July 01, 2021 | Supply Chain Software
Delays, shortages, bottlenecks. As supply chains become more complex and globally connected, the chances of disruptions and ripple effects have only grown.
Making supply chains responsive and resilient has thus become an important goal with a strategic focus on advanced software solutions for supply chain management.
For a company to have a responsive supply chain, it must focus on three key elements -- visibility, velocity and variability.
1. Supply chain visibility
It is the ability to view important information throughout the supply chain cycle – be it forward or in reverse.
Increased visibility along the supply chain can help an organization and its partners save costs and time and create value for end customers.
The inventory visibility capabilities in modern supply chain management software provide enterprises geographical view of stocks for multiple entities, including integrated suppliers and manufacturers across sites and locations.
Some examples of stock visibility are inventory in hand, in-quality inspections and goods movements (goods received, issues and stock transfers, etc.) at any point.
The inventory visibility module integrates with other modules like replenishment workbench, sourcing, contracts and procure-to-pay and demand planning to provide a seamless and intuitive user experience.
The modern control tower in this solution vastly improves monitoring, tracking and exception handling through a dashboard and an alert mechanism. This allows the organization to manage exceptions and outliers like missing response, late shipments, safety stock exceptions and missing forecast commitment from suppliers.
The control tower is already configured with the out-of-the-box laundry list of exceptions and alerts across modules. It can also create a situation room for an exception or an alert and add internal or external people to the room and lets the issue be resolved collaboratively.
2. Supply chain velocity
This indicates the relative speed of all transactions within the supply chain.
It desirable to have maximum velocity. This indicates a higher asset turnover for the stakeholders and faster order-to-delivery response for customers. The more rapidly payments are received from customers, the sooner the money can be put to work in the business.
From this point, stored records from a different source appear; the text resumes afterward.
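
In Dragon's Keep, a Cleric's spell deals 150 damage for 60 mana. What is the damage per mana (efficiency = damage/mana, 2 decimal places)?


Efficiency = damage / mana
= 150 / 60
= 2.50

2.50 dmg/mana


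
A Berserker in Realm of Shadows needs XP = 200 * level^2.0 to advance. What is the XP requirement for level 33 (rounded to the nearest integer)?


XP = 200 * level^2.0
Substitute level = 33:
XP = 200 * 33^2.0
= 200 * 1089.0
= 217800

217800 XP


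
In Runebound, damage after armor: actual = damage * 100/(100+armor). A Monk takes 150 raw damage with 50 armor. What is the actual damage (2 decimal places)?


actual = 150 * 100 / (100 + 50)
= 150 * 100 / 150
= 15000 / 150
= 100.00

100.00 damage


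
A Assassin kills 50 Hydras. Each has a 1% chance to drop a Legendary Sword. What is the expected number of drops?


Expected drops = kills * (drop_rate / 100)
= 50 * (1 / 100)
= 50 * 0.01
= 0.5

0.5 drops


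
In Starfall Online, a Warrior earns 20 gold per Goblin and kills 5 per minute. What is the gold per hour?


Gold per minute = 20 * 5 = 100
Gold per hour = 100 * 60 = 6000

6000 gold/hour


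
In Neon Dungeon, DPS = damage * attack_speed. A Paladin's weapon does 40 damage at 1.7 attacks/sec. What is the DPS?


DPS = damage * attack_speed
= 40 * 1.7
= 68.0

68.0 DPS


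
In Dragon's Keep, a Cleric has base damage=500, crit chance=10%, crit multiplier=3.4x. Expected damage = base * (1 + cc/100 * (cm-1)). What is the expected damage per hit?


E[dmg] = base * (1 + crit_chance * (crit_mult - 1))
cc as decimal = 10/100 = 0.1
cm - 1 = 3.4 - 1 = 2.4
Bonus factor = 0.1 * 2.4 = 0.24
Total multiplier = 1 + 0.24 = 1.24
Expected damage = 500 * 1.24 = 620.00

620.00 damage


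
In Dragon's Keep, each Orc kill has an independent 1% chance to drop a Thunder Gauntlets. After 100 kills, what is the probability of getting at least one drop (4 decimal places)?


P(at least one) = 1 - P(none) = 1 - (1-p)^n
p = 1/100 = 0.01
1 - p = 0.99
(1 - p)^100 = 0.99^100 = 0.366032
P(at least one) = 1 - 0.366032 = 0.6340

0.6340


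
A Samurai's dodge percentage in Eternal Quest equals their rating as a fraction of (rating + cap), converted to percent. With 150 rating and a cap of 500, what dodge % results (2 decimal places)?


dodge% = 150 / (150 + 500) * 100
= 150 / 650 * 100
= 0.230769 * 100
= 23.08%

23.08%


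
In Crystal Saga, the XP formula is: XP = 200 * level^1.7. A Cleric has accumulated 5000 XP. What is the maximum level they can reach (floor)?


XP = 200 * level^1.7, so level = (XP / 200)^(1/1.7)
= (5000 / 200)^(1/1.7)
= 25.0^0.5882
= 6.6423
Floor: level = 6

level 6


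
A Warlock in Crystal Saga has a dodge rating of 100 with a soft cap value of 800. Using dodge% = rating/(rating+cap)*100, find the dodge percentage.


dodge% = 100 / (100 + 800) * 100
= 100 / 900 * 100
= 0.111111 * 100
= 11.11%

11.11%


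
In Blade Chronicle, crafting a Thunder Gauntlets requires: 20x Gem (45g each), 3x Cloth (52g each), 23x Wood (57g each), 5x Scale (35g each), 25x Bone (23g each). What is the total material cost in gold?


Cost breakdown:
  Gem: 20 * 45 = 900
  Cloth: 3 * 52 = 156
  Wood: 23 * 57 = 1311
  Scale: 5 * 35 = 175
  Bone: 25 * 23 = 575
Total = 900 + 156 + 1311 + 175 + 575 = 3117

3117 gold


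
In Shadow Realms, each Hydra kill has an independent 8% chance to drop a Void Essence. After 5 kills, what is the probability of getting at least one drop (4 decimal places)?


P(at least one) = 1 - P(none) = 1 - (1-p)^n
p = 8/100 = 0.08
1 - p = 0.92
(1 - p)^5 = 0.92^5 = 0.659082
P(at least one) = 1 - 0.659082 = 0.3409

0.3409


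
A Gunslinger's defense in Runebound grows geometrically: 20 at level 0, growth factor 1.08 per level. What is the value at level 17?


value = base * growth^level
= 20 * 1.08^17
= 20 * 3.700018
= 74.00

74.00 defense


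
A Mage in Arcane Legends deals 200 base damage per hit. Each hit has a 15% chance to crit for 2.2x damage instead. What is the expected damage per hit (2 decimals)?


E[dmg] = base * (1 + crit_chance * (crit_mult - 1))
cc as decimal = 15/100 = 0.15
cm - 1 = 2.2 - 1 = 1.2
Bonus factor = 0.15 * 1.2 = 0.18
Total multiplier = 1 + 0.18 = 1.18
Expected damage = 200 * 1.18 = 236.00

236.00 damage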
Velocity can be improved by eliminating activities that do not add value, speeding up the flow of demand and cash and reduce the inventory idle time, queue time and wait time.
Increased movement of inventory reduces chances of damage or spoilage and cuts inventory holding costs.
This is made possible through source-to-pay (S2P) and procure-to-pay (P2P) suites that substantially reduce the time spent from sourcing to procuring. This is achieved through features such as digital contract redlining, digital signatures, contract renewals and operationalization of contracts into P2P. This increases the flow of transactions within the supply chain.
These solutions are also easily and efficiently integrated and exchanged across multiple systems and platforms. For example, points of sale information can be made available instantaneously across organization for planners, warehouses and manufacturing units.
Follow-on actions include scheduling shipments from warehouse to replenish the retailers' shelves and manufacturing units planning to meet the demand.
Simultaneously, suppliers get purchase orders schedules as per production plans. These are executed automatically via the inbuild integration framework, enhancing the velocity of each transaction.
3. Supply chain variability
Variability is a natural tendency of activities to fluctuate above and below an average value. In supply chain, it is paramount to reduce variability in both supply and demand as much as possible since this can create ripple effects.
Demand variability: The traditional offset against demand variability is a safety stock. Greater visibility along the supply chain results in greater velocity and eventually supply chain managers can better manage demand variability and reduce the amount of safety stock. Supply chain planning solutions today have AI-based optimum safety stock calculation algorithms that can be configured to suit customer expectations.
Supplier variability: This can be better managed by improving collaboration and information sharing with suppliers. Through a single portal, suppliers can collaborate from the first step of forecast collaboration till the payment is done.
For example, a supplier can respond to forecast commits, changes in forecast, acknowledge purchase orders, create advance shipping notice and share stock information.
Conclusion
Managing these “3Vs” (visibility, velocity and variability) throughout the supply chain positively impacts cost, time and elevates value for the customer. The benefits of streamlined operations are felt across functions.